Les neurones GABAergiques sont les directeurs de l'IA sociale
La découverte la plus surprenante concerne les neurones GABAergiques : ces cellules cérébrales inhibitrices qui régulent l’activité neuronale présentent des espaces neuronaux partagés significativement plus grands que les neurones glutamatergiques, les principales cellules excitatrices du cerveau.
Il s'agit de la première étude de la dynamique neuronale intercérébrale dans des types cellulaires définis moléculairement, révélant des différences jusqu'alors inconnues dans la manière dont certains types de neurones contribuent à la synchronisation sociale. Les neurones GABAergiques semblent être les véritables orchestrateurs de la socialité, tant biologique qu'artificielle.
Lorsque les chercheurs ont appliqué des perturbations sélectives à ces composants neuronaux partagés dans des systèmes artificiels, les comportements sociaux ont été considérablement réduits. Cela fournit la première preuve directe que des schémas neuronaux synchronisés influencent de manière causale les interactions sociales dans l'IA sociale.
Espaces neuronaux : la carte secrète de la socialité
L’activité neuronale dans les deux systèmes peut être divisée en deux composantes distinctes : un « espace neuronal partagé » contenant des modèles synchronisés entre des entités en interaction, et un « espace neuronal unique » contenant une activité spécifique à chaque individu.
La dynamique neuronale partagée ne reflète pas simplement les comportements coordonnés entre individus, mais émerge de représentations des actions comportementales uniques de chaque individu lors des interactions sociales. C'est comme si les cerveaux biologiques et l'IA sociale avaient développé un langage commun pour décoder et répondre aux signaux sociaux.
La recherche utilisée techniques avancées de neuroimagerie pour capturer ces mécanismes en temps réel, révélant que la synchronisation neuronale est un phénomène actif et dynamique, et non une simple coïncidence.
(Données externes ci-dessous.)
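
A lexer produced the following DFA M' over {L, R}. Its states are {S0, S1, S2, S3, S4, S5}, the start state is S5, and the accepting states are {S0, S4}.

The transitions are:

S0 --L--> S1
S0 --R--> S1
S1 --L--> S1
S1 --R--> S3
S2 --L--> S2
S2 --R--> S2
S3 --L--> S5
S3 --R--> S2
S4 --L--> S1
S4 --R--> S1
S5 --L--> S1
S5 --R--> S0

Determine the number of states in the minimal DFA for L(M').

First remove the unreachable states {S4}; 5 states remain.
P0 = {S0} | {S1,S2,S3,S5}.
On input R, block {S1,S2,S3,S5} splits into {S1,S2,S3} and {S5}.
On input L, block {S1,S2,S3} splits into {S1,S2} and {S3}.
Refine {S1,S2} on symbol R: members go to different blocks, giving {S1} and {S2}.
The partition is now stable with 5 blocks: {S0} | {S1} | {S5} | {S3} | {S2}.

5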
Perspectives thérapeutiques pour l'avenir
Les implications sont considérables pour la compréhension des troubles sociaux comme l'autisme et pour le développement de systèmes d'IA socialement responsables. L'équipe de l'UCLA prévoit d'approfondir ses recherches sur la dynamique neuronale partagée dans des interactions sociales diverses et potentiellement plus complexes.
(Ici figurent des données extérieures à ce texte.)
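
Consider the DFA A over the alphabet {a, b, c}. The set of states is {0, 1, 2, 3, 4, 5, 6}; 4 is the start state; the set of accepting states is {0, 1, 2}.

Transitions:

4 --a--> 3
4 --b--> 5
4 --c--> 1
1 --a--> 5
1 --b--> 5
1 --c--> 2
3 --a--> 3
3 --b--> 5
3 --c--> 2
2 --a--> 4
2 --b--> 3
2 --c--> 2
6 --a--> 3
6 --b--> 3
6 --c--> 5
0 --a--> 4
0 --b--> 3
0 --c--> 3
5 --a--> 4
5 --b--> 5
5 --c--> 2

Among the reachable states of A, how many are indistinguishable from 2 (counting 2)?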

L'objectif est d'explorer comment les perturbations de l'espace neuronal partagé pourraient contribuer aux troubles sociaux et si des interventions thérapeutiques pourraient rétablir des schémas sains de synchronisation intercérébrale. Le cadre d'IA pourrait servir de plateforme pour tester des hypothèses sur les mécanismes neuronaux sociaux difficiles à examiner directement dans les systèmes biologiques.
Comme le soulignent d’autres études récentes, l'intégration entre les neurosciences et l'IA ouvre de nouvelles frontières dans la compréhension de l’intelligence.
Vers une IA plus humaine
Cette recherche intervient à un moment crucial où les systèmes d'IA sont de plus en plus intégrés aux contextes sociaux. La compréhension des dynamiques neuronales sociales devient essentielle au progrès scientifique et technologique.
L'équipe vise également à développer des méthodes pour entraîner une IA socialement intelligente. Cette découverte suggère que nous avons identifié un principe fondamental du traitement de l'information sociale par tout système intelligent (biologique ou artificiel). Les implications sont importantes tant pour la compréhension des troubles sociaux humains que pour le développement d'une IA capable de comprendre et de participer véritablement aux interactions sociales.
La socialité, en bref, n’est pas l’apanage exclusif des cerveaux biologiques. Il s'agit d'un langage universel de l'intelligence, ancré dans les mêmes mécanismes neuronaux que ceux des souris et de l'IA sociale. Un pont surprenant entre des mondes que nous croyions séparés.